Syracuse hosts the 10th ranked Tar Heels tonight.

North Carolina v Syracuse Photo by Brett Carlsen/Getty Images

The Syracuse Orange (18-9, 7-7) are once again fighting for their NCAA Tournament lives and will look to build off its latest victory when the North Carolina Tar Heels (21-7, 10-5) come to the Carrier Dome tonight. The game will air at primetime as part of ESPN’s Wednesday Night Hoops segment. It will be a big game nationally, but an ever bigger game for Syracuse’s resume as it remains in the hunt for an at-large bid.

Syracuse and North Carolina have played each other in some big games, none bigger than in 2016 on college basketball’s grandest stage at the Final Four. This game will have a bit of intrigue for a myriad of factors and for obvious reasons, but it will also be interesting given that North Carolina usually has a significant advantage inside, often dumping it down to the low-block against the 2-3 with a plethora of big men who crash the offensive glass.

This year’s team still rebounds with the best of them, but it’s more perimeter oriented with Joel Berry, Cam Johnson and Kenny Williams, but Luke Maye presents a significant challenge inside while showcasing the ability to stretch the defense with his shooting ability.
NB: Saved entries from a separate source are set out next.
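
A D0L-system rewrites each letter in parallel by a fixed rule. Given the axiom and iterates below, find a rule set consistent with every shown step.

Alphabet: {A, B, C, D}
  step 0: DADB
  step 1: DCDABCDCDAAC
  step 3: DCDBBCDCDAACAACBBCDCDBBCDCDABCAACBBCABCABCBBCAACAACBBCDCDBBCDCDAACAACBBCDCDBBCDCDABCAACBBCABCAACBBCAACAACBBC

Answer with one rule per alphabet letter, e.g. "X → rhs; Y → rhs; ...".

  step 0 ⇒ step 1: DADB ⇒ DCD·ABC·DCD·AAC
    A ↦ ABC
    B ↦ AAC
    D ↦ DCD
    C ↦ BBC  (constrained at step 1)

A->ABC, B->AAC, C->BBC, D->DCD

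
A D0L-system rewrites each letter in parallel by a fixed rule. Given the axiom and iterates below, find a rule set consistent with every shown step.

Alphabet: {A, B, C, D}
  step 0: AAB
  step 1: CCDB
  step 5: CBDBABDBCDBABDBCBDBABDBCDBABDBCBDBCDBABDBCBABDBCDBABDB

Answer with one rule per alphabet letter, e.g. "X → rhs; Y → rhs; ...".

  step 0 ⇒ step 1: AAB ⇒ C·C·DB
    A ↦ C
    B ↦ DB
    C ↦ CB  (constrained at step 1)
    D ↦ AB  (constrained at step 1)

A->C, B->DB, C->CB, D->AB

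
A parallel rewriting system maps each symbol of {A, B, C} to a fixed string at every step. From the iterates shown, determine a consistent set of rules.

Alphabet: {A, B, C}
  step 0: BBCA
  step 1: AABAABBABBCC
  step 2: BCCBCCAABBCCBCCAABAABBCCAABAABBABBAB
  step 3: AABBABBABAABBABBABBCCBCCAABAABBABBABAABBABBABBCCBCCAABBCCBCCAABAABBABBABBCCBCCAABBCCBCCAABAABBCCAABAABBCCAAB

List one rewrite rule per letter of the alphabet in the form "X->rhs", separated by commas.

  step 2 ⇒ step 3: BCCBCCAABBCCBCCAABAABBCCAABAABBABBAB ⇒ AAB·BAB·BAB·AAB·BAB·BAB·BCC·BCC·AAB·AAB·BAB·BAB·AAB·BAB·BAB·BCC·BCC·AAB·BCC·BCC·AAB·AAB·BAB·BAB·BCC·BCC·AAB·BCC·BCC·AAB·AAB·BCC·AAB·AAB·BCC·AAB
    A ↦ BCC
    B ↦ AAB
    C ↦ BAB

A->BCC, B->AAB, C->BAB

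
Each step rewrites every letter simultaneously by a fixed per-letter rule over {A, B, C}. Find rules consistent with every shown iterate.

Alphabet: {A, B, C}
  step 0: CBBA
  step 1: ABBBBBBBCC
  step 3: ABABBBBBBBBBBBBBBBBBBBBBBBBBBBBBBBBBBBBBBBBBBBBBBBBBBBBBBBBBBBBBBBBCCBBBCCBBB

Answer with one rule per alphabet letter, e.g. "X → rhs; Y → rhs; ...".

A->CC, B->BBB, C->AB

  step 0 ⇒ step 1: CBBA ⇒ AB·BBB·BBB·CC
    A ↦ CC
    B ↦ BBB
    C ↦ AB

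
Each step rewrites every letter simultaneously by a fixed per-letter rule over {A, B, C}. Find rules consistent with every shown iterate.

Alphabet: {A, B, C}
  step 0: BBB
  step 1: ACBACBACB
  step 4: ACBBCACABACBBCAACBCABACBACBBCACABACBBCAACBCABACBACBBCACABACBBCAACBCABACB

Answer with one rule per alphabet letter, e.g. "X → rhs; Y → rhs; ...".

  step 0 ⇒ step 1: BBB ⇒ ACB·ACB·ACB
    B ↦ ACB
    A ↦ CA  (constrained at step 1)
    C ↦ B  (constrained at step 1)

A->CA, B->ACB, C->B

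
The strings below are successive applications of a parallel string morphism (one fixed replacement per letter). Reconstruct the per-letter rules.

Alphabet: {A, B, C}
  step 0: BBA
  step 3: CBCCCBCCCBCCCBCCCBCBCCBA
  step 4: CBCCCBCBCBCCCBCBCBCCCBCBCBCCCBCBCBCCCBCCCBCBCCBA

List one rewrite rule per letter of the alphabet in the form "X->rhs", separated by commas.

A->BA, B->CC, C->CB

  step 3 ⇒ step 4: CBCCCBCCCBCCCBCCCBCBCCBA ⇒ CB·CC·CB·CB·CB·CC·CB·CB·CB·CC·CB·CB·CB·CC·CB·CB·CB·CC·CB·CC·CB·CB·CC·BA
    A ↦ BA
    B ↦ CC
    C ↦ CB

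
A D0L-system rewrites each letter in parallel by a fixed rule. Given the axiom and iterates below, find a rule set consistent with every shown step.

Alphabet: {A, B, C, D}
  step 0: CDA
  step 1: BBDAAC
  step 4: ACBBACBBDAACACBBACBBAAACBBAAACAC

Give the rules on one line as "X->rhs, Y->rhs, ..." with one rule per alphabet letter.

  step 0 ⇒ step 1: CDA ⇒ BB·DA·AC
    A ↦ AC
    C ↦ BB
    D ↦ DA
    B ↦ A  (constrained at step 1)

A->AC, B->A, C->BB, D->DA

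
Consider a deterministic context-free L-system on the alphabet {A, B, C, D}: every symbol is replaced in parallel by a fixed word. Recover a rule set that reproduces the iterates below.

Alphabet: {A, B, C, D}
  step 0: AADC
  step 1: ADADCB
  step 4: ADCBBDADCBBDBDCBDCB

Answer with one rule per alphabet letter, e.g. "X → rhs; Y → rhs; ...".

  step 0 ⇒ step 1: AADC ⇒ AD·AD·C·B
    A ↦ AD
    C ↦ B
    D ↦ C
    B ↦ BD  (constrained at step 1)

A->AD, B->BD, C->B, D->C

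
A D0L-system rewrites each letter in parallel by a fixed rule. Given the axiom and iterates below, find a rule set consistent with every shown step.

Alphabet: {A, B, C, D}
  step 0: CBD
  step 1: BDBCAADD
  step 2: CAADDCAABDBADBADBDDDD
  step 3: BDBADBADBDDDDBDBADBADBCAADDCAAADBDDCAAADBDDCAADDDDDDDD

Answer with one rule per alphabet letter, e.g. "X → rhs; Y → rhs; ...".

A->ADB, B->CAA, C->BDB, D->DD

  step 2 ⇒ step 3: CAADDCAABDBADBADBDDDD ⇒ BDB·ADB·ADB·DD·DD·BDB·ADB·ADB·CAA·DD·CAA·ADB·DD·CAA·ADB·DD·CAA·DD·DD·DD·DD
    A ↦ ADB
    B ↦ CAA
    C ↦ BDB
    D ↦ DD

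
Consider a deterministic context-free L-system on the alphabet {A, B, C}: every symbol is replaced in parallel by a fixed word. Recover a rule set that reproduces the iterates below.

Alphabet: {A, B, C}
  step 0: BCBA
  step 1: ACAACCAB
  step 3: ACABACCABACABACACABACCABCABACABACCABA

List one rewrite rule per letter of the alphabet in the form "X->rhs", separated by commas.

  step 0 ⇒ step 1: BCBA ⇒ AC·A·AC·CAB
    A ↦ CAB
    B ↦ AC
    C ↦ A

A->CAB, B->AC, C->A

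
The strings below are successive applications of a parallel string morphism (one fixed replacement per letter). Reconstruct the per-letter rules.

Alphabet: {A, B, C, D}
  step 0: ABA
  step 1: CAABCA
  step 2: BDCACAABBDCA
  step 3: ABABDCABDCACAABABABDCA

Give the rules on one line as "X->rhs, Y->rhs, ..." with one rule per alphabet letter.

A->CA, B->AB, C->BD, D->A

  step 2 ⇒ step 3: BDCACAABBDCA ⇒ AB·A·BD·CA·BD·CA·CA·AB·AB·A·BD·CA
    A ↦ CA
    B ↦ AB
    C ↦ BD
    D ↦ A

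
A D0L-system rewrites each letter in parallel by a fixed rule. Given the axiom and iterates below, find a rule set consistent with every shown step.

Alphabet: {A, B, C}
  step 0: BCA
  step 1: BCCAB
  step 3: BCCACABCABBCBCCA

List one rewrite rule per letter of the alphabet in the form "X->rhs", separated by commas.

  step 0 ⇒ step 1: BCA ⇒ BC·CA·B
    A ↦ B
    B ↦ BC
    C ↦ CA

A->B, B->BC, C->CA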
Nevertheless, North Carolina has been to back-to-back National Championship games and has returned a great deal of talent from those squads. Now the Tar Heels are riding a five game winning streak into the Carrier Dome in which it will play against the vaunted Syracuse 2-3 zone which ranks No. 10 nationally in adjusted defensive efficiency.

So what exactly does North Carolina do the prepare against the 2-3 zone leading up to game day?

“Well we put some of the blue squad in those spots but we can’t simulate their length that Syracuse has, we can’t simulate how effective they run and and we can’t simulate how quickly they close out on the shooters,” Roy Williams said on Monday.

Going up against the 2-3 zone can be daunting for teams that haven’t quite seen the activity within the zone as well as the length and athleticism Syracuse has. We’ve heard ‘can’t simulate’ ad naseum but words just don’t quite do the zone justice.

“We do put them in the spots and try to simulate what it is but every team I’ve ever had has been shocked the first several minutes they ever play against it because they think they’re open then ‘oh my gosh the guy is right on my face’ and then think they’re playing zone and all of sudden they trap you in the corner. So it’s just so many different things you have to be prepared for and it’s hard to simulate that in practice if you don’t have that athleticism.”

NCAA Men’s Final Four Semifinal - Syracuse v North Carolina Photo by Ronald Martinez/Getty Images

Roy Williams also noted that he was considering going back to a 15 second shot-clock in practice this week. Expect North Carolina to get out and run, which really isn’t anything new but Roy admitted to getting away from it a bit in the preseason, saying now North Carolina’s fast break is just a “medium fast break.”

Given the implications of a possible win for Syracuse and the game being broadcast on ESPN, there will be plenty of visibility for tonight’s game. A big crowd is expected to be on hand with the chance for Syracuse to break its own attendance record of 27,083 earlier this year against Virginia, which was the largest in college basketball this season.

North Carolina v Syracuse
Syracuse drew a crowd of just under 27,000 against North Carolina for Jim Boeheim’s return on January 9, 2016
Photo by Brett Carlsen/Getty Images

For North Carolina, Roy admits that the focus won’t be so much on the crowd or the atmosphere, but on the guys on the other team.

“Well it’s like the rest of the league, most places we go we play in front of a big crowd. It’s a little bigger building, a little more wide open, the view that you have behind the backboards and those kind of things,” Roy Williams said, highlighting the challenges of playing in the Carrier Dome. “But you know we play in a lot of big arenas as well, it’s a gym, it’s built for basketball, the crowd is really into it, they’ve beaten us to death a couple of times and we’ve gotten lucky and beaten I think once but it’s not the gym, it’s the guys in the other uniform that beat you.”

Syracuse will look to do just that as it enters into a tough four game stretch beginning tonight. These next four games and the ACC Tournament in Brooklyn will decide Syracuse’s post season fate. It’s very much make or break from here on out.